Here’s a prediction which I sincerely hope does not come true. We won’t go to bed on election night knowing who will serve as president for the next four years as we did in 2016. That year, by 11 p.m. on the west coast, we knew that Donald Trump had enough electoral votes to win an upset victory. This year, because of heavy voting by mail, we’ll be lucky to know who won by the time electors are required to vote for president on Dec. 14 or perhaps even by Inauguration Day which is set by the Constitution as Jan. 20. If not by then, I fear that chaos follows and perhaps even sooner.
Recall the 2000 election which came down to recounts in Florida and arguments over the meaning of hanging chads and stray marks on ballots until the Supreme Court mercifully ordered an end to recounts and Al Gore, who won the popular vote, graciously conceded to avoid further turmoil. This year, neither party may be willing to concede a close election, given the rancor and bitterness that now define politics in America. Hillary Clinton, in fact, has irresponsibly urged Joe Biden never to concede. Polls indicate that far more Democrats intend to vote by mail than Republicans so as long as there still are mailed ballots left to count, they will almost certainly add to Mr. Biden’s totals.
President Trump has ominously warned of widespread voter fraud because of heavy mail-in voting, a warning he makes without evidence, as the mainstream media is always quick to add. But whether or not Mr. Trump can actually cite such evidence, large amounts of mailed ballots do increase the chances of mishandling because of the increased handling involved, the process of collecting or harvesting votes and delays in counting. One may fairly argue over how widespread the mishandling may be but, be that as it may, there are many things that can go wrong other than fraud, even assuming that the U.S. Postal Service is up to the challenge of dealing with large volumes of mailed ballots in a short period of time. Even then, mailed ballots have a higher rejection rate than ballots cast in person and items can and do get lost or mishandled in the mail. A recent USPS audit revealed that, on average, 8% of mail is delivered late.
But the principal problem is the wide variety of laws dealing with elections among the states. Just as the result of presidential elections is, under our federal system, determined in the electoral college, states have wide latitude in determining the rules regarding who can vote by mail, how and when they may obtain ballots, when they are due, whether or not they must be postmarked and witnessed and when they can be counted. Some states, including eight of the so-called battleground states (Arizona, Florida, Georgia, Maine, Michigan, New Hampshire, Pennsylvania and Wisconsin), require that mailed ballots must be received by election day. But in Pennsylvania, voters can request a ballot as late as Oct. 27, only a week before they are due. The Postal Service has already warned that such a timeframe is unrealistic. A week after Pennsylvania’s June 2 primary, roughly half of its counties were still counting ballots and nine days after the primary, Philadelphia alone still had over 42,000 votes to be counted, almost the margin of Trump’s 2016 victory in the state.
Five states allow ballots to be received after election day. In Ohio, they can be received as late as Nov. 13 if postmarked by Nov. 2. Other battleground states that allow ballots to be received after election day are North Carolina (Nov. 6), Iowa (Nov. 9) and Minnesota and Nevada (both Nov. 10). Then there is the time consuming and difficult task of verifying the ballots by matching signatures on the mailed ballots with the voter rolls. Eight battleground states allow verification to begin as early as 22 days before election day but five don’t allow it to begin until election day itself.

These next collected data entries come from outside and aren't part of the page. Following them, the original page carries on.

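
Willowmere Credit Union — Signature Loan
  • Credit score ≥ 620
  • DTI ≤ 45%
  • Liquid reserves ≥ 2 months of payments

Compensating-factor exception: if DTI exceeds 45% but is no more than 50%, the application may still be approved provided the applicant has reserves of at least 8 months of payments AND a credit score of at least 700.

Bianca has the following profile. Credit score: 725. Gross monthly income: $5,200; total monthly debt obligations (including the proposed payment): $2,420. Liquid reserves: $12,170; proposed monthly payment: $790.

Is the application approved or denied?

Approved

Credit score 725 ≥ 620 (meets base)
DTI: 2,420 ÷ 5,200 = 46.5%, over the 45% base limit.
Reserves = 12,170/790 = 15.4 months ≥ 2
DTI 46.5% is within the 45%–50% exception band; checking compensating factors.
Reserves 15.4 ≥ 8 months; credit score 725 ≥ 700.
Both override conditions satisfied; DTI exception granted.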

Concerns about actual widespread voter fraud may indeed be overblown as Democrat leaders maintain but concerns about lengthy delays in processing mailed ballots and determining who will occupy the Oval Office on Inauguration Day in the event of a contested outcome are real and serious. Voting by mail during a pandemic may make perfect sense from a public health standpoint but given the wide variety of rules governing voting that exist among the states, it may cause significant delays in determining the outcome which will almost certainly lead to challenges. Both parties are reportedly preparing for legal challenges. In this climate of public unrest and suspicion, protests and disorder can quickly follow. This is the last thing our deeply divided nation needs. Perhaps we needn’t worry so much about the Russians meddling in our elections. We can screw things up all by ourselves.

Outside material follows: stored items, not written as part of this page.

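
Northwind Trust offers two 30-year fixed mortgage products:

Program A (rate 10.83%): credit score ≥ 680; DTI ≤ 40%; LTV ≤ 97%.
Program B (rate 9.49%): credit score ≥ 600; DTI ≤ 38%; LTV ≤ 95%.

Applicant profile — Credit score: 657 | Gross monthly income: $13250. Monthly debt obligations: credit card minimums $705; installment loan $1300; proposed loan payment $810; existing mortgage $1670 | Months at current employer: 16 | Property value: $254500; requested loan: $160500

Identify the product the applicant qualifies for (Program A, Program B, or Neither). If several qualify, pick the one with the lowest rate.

Program B

Total debts = (705 + 1,300 + 810 + 1,670) = 4,485; DTI = 4,485/13,250 = 33.8%.
LTV = 160,500/254,500 = 63.1%.
Program A: score 657 < 680; DTI 33.8% ≤ 40%; LTV 63.1% ≤ 97% → does not qualify.
Program B: score 657 ≥ 600; DTI 33.8% ≤ 38%; LTV 63.1% ≤ 95% → qualifies.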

The electoral college system is mandated by the Constitution but the various state procedures for dealing with mailed ballots could benefit by some degree of uniformity. Unfortunately, it may be too late to avoid serious problems this election season.

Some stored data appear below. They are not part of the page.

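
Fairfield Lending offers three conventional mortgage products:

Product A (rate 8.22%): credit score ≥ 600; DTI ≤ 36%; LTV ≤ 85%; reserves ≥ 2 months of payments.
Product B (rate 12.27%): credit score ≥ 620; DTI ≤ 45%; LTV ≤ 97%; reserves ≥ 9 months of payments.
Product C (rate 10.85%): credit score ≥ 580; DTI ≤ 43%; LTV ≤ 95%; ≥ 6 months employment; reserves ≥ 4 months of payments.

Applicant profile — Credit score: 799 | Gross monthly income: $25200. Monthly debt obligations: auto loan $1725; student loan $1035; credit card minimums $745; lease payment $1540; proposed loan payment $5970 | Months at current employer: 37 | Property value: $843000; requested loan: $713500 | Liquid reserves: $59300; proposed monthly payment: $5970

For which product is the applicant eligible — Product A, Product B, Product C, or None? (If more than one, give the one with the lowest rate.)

Product B

Total debts = (1,725 + 1,035 + 745 + 1,540 + 5,970) = 11,015; DTI = 11,015/25,200 = 43.7%.
LTV = 713,500/843,000 = 84.6%.
Reserves = 59,300/5,970 = 9.9 months.
Product A: score 799 ≥ 600; DTI 43.7% > 36%; LTV 84.6% ≤ 85%; reserves 9.9 ≥ 2 mo → does not qualify.
Product B: score 799 ≥ 620; DTI 43.7% ≤ 45%; LTV 84.6% ≤ 97%; reserves 9.9 ≥ 9 mo → qualifies.
Product C: score 799 ≥ 580; DTI 43.7% > 43%; LTV 84.6% ≤ 95%; employment 37 ≥ 6 mo; reserves 9.9 ≥ 4 mo → does not qualify.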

Dr. Kelly is a freelance writer and retired Navy Captain who commanded three San Diego-based ships and a personnel research and development center and taught ship handling, seamanship and navigation at Naval Base San Diego. He earned his doctorate in education at USD, taught graduate students and was a senior vice-president and Director of Training and Development at Great American Bank. He has written over 1500 newspaper and journal articles and has been a regular contributor to the Eagle & Journal since 2001.